Я сел на скамейку под пальмой и стал читать.
Напечатавший эту книжку знал, что его жизнь вся — ошибка. С начала и до конца. Но он не хотел в этом признаться. Поэтому он проклинал: семью, детский сад, школу, техникум, армию, завод, КПСС, СССР, Харьков, Киев, Винницу, а потом — эмиграцию, Тель-Авив, Хайфу, Средиземное море, Запад, козни империалистов, сионизм, Израиль, евреев… Он ворочал кулаками в карманах — и обвинял. Он не исповедовался. Он — кричал с края земли.
Как заболевший Нижинский, прыгал и дергался язык книги. Этот язык был самый настоящий — прямо изо рта, воспаленный, обложенный. Как сказала Кароль Рама: язык — моя любимая часть тела, потому что он не стареет. Язык этой книжки не хотел стареть — не хотел мудреть, умирать.
Книжка была глупой.
Но было там и кое-что другое: пролетарское, плебейское, народное неподчинение. Неприятие никакой навязанной судьбы. Упорство, непреклонность сопротивления.
— Конец, что ли? — спрашивал он себя, дергая локтем.
— Зачем конец? — отвечал он себе, прицеливаясь по неприятелю.
И щелкал невразумительный выстрел — очередной враг падал лицом в землю.
Этот автор стрелял и стрелял по бесчисленным вражеским легионам — палил из своего самострела.
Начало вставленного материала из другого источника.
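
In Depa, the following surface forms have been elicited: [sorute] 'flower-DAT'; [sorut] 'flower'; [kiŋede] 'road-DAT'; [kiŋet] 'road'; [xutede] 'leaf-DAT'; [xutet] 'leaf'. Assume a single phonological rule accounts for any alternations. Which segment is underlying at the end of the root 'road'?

The stem for 'road' ends in [d] in [kiŋede] but [t] in [kiŋet].
But 'flower' keeps [t] in both environments ([sorute], [sorut]), so there is no rule changing /t/ to [d] before the DAT suffix.
The alternation reflects word-final obstruent devoicing: voiced obstruents become voiceless word-finally. /d/ is underlying.

/d/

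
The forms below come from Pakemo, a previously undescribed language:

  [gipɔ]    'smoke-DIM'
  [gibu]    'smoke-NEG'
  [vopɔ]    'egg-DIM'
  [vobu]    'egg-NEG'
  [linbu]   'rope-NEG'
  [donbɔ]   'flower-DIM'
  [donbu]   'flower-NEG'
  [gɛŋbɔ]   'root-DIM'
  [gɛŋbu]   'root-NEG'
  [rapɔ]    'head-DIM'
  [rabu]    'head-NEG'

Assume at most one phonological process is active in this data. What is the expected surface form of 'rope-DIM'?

The DIM suffix surfaces as [-bɔ] and [-pɔ], depending on the final segment of the stem.
By contrast the NEG suffix keeps its initial [b] throughout — that segment must be underlying.
So the underlying form is /-pɔ/, and voiceless stops become voiced after a nasal.
After 'rope', which ends in a nasal, the suffix surfaces as [-bɔ], giving [linbɔ].

[linbɔ]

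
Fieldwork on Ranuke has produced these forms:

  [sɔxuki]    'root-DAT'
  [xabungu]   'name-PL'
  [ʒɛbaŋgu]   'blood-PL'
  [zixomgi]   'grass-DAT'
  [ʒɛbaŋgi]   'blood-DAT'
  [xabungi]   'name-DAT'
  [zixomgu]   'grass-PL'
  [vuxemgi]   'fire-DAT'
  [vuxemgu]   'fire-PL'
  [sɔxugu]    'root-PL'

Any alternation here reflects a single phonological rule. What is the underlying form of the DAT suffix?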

«Вот как скоро все кончилось», — говорил он себе.
И перед ним пробегала его жизнь — трудная, полунищая, судорожная, подслеповатая жизнь, в которой было полным-полно ошибок и мало озарений, и которая кончалась теперь в разогретой, как сковородка, квартирной дыре на холмах Хайфы. Жизнь?
Были в ней горячие оладьи с малиновым вареньем, которые он так любил в детстве, и учительница Марья Порфирьевна с висящими щеками и значком ударницы труда, приколотым к черному платью, и была черная **** его первой любви Ольги или Екатерины — напугавшая его до жути *****… И много, много чего еще было, с чем сводила и куда кидала его судьба — но он ничего из этого не признал, ничему не подчинился, хотя и беспрестанно терпел унижение.
Масштабы сместились, и пизда уже не пугала, а радовала, но платье учительницы со значком до сих пор вселяло ужас, потому что напоминало гроб отца с черной материей, а также торжественный бархатный занавес в кремлевском Дворце Съездов, и еще шторки в самолете, доставившем его в Бен-Гурион. Он ненавидел занавесы и шторы! Он хотел заглянуть за все эти завесы, но там неизменно оказывалась пустота, пустота…
Жизнь?
Вся жизнь его была попыткой отдернуть занавес — и увидеть настоящую, счастливую жизнь. Вся жизнь его была попыткой к бегству, измерялась этими попытками. Побегов у него было много — и все неудачные. Побеги не были продуманными, хитроумными, как у графа Монте-Кристо или князя Кропоткина. Нет, скорее мальчишеские, дурацкие бегства — с уроков, из пионерского лагеря, из фабричных застенков, из бездарной страны… Бегства эти привели его не туда, куда он надеялся…
А куда?
Да кому какое дело?!
Не нужно преуменьшать значение попыток к бегству.
Они, а вовсе не их успех, и есть самое главное: кратковременные, смехотворные, ребяческие побеги из замерзших, ледяных краев равнодушия, одиночества, забытья, рутины, стадного существования, иллюзий. Побеги из холодной Лапуты — в весну, в надежду, на остров Пасхи… Неволя ведь становится особенно невыносимой весной. Хочется любви, света, объятий. И ты бежишь, в душе бежишь, а потом и телесно…
Власть надежды, главной Иллюзии, за которую расплачиваются тяжкими ночами холодного пота, горячего пота, бессилием, слабоумием, беккетовским маразмом, новым сроком в тюрьме, новым холодом, а иногда и смертью — власть надежды толкает тебя к безостановочным попыткам к бегству…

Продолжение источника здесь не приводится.